I know everyone always says, “Read the FAQ”. In a lot of cases when you go to the trouble to read the FAQ (or the manual, as the case may be) you don’t find any answers. But in this case I’m telling you that even the person you’re talking to in Tech Support — if it is me — is depending on the FAQ for an answer. You can reduce your tech support stress by cutting out the middle-man and reading through the Knowledgebase articles that sound like they might be about your problem.

To get to the Knowledgebase: Go to our site and select your platform. Select Help Desk from the menu at the top. The Knowledgebase is one of the options on the Help Desk page. You can browse by topic or you can search for words and phrases.

2 Responses

  1. Mike Welch says:

    Well Craig, as a fellow software developer I think it is good that you at least occasionally have direct interaction with users. It’s too easy to make incorrect assumptions about the level of a user’s techical understanding and leave out the necessary detail they need. This applies not merely to technical support, but to design and delivery as well.

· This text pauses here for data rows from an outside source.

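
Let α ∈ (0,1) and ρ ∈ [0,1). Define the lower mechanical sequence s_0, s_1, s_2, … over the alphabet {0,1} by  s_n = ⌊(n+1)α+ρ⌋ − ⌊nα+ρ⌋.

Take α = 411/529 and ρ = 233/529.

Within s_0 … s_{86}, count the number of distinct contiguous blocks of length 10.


t_n = ⌊(n·411+233)/529⌋ for n = 0 … 87:
  n=0…9: ⌊233/529⌋=0 ⌊644/529⌋=1 ⌊1055/529⌋=1 ⌊1466/529⌋=2 ⌊1877/529⌋=3 ⌊2288/529⌋=4 ⌊2699/529⌋=5 ⌊3110/529⌋=5 ⌊3521/529⌋=6 ⌊3932/529⌋=7
  n=10…19: ⌊4343/529⌋=8 ⌊4754/529⌋=8 ⌊5165/529⌋=9 ⌊5576/529⌋=10 ⌊5987/529⌋=11 ⌊6398/529⌋=12 ⌊6809/529⌋=12 ⌊7220/529⌋=13 ⌊7631/529⌋=14 ⌊8042/529⌋=15
  n=20…29: ⌊8453/529⌋=15 ⌊8864/529⌋=16 ⌊9275/529⌋=17 ⌊9686/529⌋=18 ⌊10097/529⌋=19 ⌊10508/529⌋=19 ⌊10919/529⌋=20 ⌊11330/529⌋=21 ⌊11741/529⌋=22 ⌊12152/529⌋=22
  n=30…39: ⌊12563/529⌋=23 ⌊12974/529⌋=24 ⌊13385/529⌋=25 ⌊13796/529⌋=26 ⌊14207/529⌋=26 ⌊14618/529⌋=27 ⌊15029/529⌋=28 ⌊15440/529⌋=29 ⌊15851/529⌋=29 ⌊16262/529⌋=30
  n=40…49: ⌊16673/529⌋=31 ⌊17084/529⌋=32 ⌊17495/529⌋=33 ⌊17906/529⌋=33 ⌊18317/529⌋=34 ⌊18728/529⌋=35 ⌊19139/529⌋=36 ⌊19550/529⌋=36 ⌊19961/529⌋=37 ⌊20372/529⌋=38
  n=50…59: ⌊20783/529⌋=39 ⌊21194/529⌋=40 ⌊21605/529⌋=40 ⌊22016/529⌋=41 ⌊22427/529⌋=42 ⌊22838/529⌋=43 ⌊23249/529⌋=43 ⌊23660/529⌋=44 ⌊24071/529⌋=45 ⌊24482/529⌋=46
  n=60…69: ⌊24893/529⌋=47 ⌊25304/529⌋=47 ⌊25715/529⌋=48 ⌊26126/529⌋=49 ⌊26537/529⌋=50 ⌊26948/529⌋=50 ⌊27359/529⌋=51 ⌊27770/529⌋=52 ⌊28181/529⌋=53 ⌊28592/529⌋=54
  n=70…79: ⌊29003/529⌋=54 ⌊29414/529⌋=55 ⌊29825/529⌋=56 ⌊30236/529⌋=57 ⌊30647/529⌋=57 ⌊31058/529⌋=58 ⌊31469/529⌋=59 ⌊31880/529⌋=60 ⌊32291/529⌋=61 ⌊32702/529⌋=61
  n=80…87: ⌊33113/529⌋=62 ⌊33524/529⌋=63 ⌊33935/529⌋=64 ⌊34346/529⌋=64 ⌊34757/529⌋=65 ⌊35168/529⌋=66 ⌊35579/529⌋=67 ⌊35990/529⌋=68
s_n = t_(n+1) − t_n for n = 0 … 86 gives
prefix = 101111011101111011101111011101111011101111011101111011101111011101111011101111011101111
slide a length-10 window over [0..9] … [77..86] (78 windows); first occurrence of each distinct factor:
  [  0..  9] 1011110111
  [  1.. 10] 0111101110
  [  2.. 11] 1111011101
  [  3.. 12] 1110111011
  [  4.. 13] 1101110111
  [  5.. 14] 1011101111
  [  6.. 15] 0111011110
  [  7.. 16] 1110111101
  [  8.. 17] 1101111011
  (the other 69 windows repeat one of these)
distinct factors: {0111011110, 0111101110, 1011101111, 1011110111, 1101110111, 1101111011, 1110111011, 1110111101, 1111011101}
count = 9  (Sturmian bound for length 10 is 11)

9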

    Likewise, as you’re the big honcho CEO dude there at Laridian City, making all those executive decisions like we programmers did back in the days of User-Centered Design, I assert the importance of keeping the communication channel open to the public. In my experience, you have to keep your hand in if you want to be an effective player. Interaction begets understanding and harmony with its subject and helps us all make better decisions that affect that subject.

    Knowing where users struggle helps us develop a better software product. If the CEOs of software companies today knew such things, we’d all have a better experience.

    Now, knowledge base? What’s that? (^.~)

  2. I agree that it’s good to interact with our users. That’s why my email address is posted right on the Web site. If you send a comment through the BizRate survey on our site, it’s not unlikely you’ll get a response from me — I read them all.

    My main goal was not to tell you that I don’t like doing tech support, but rather to reveal my secret: I use all the same publicly available tools that our users have access to. I’m trying to save people some time, not avoid talking to them. Sorry that didn’t come across that clearly in my article.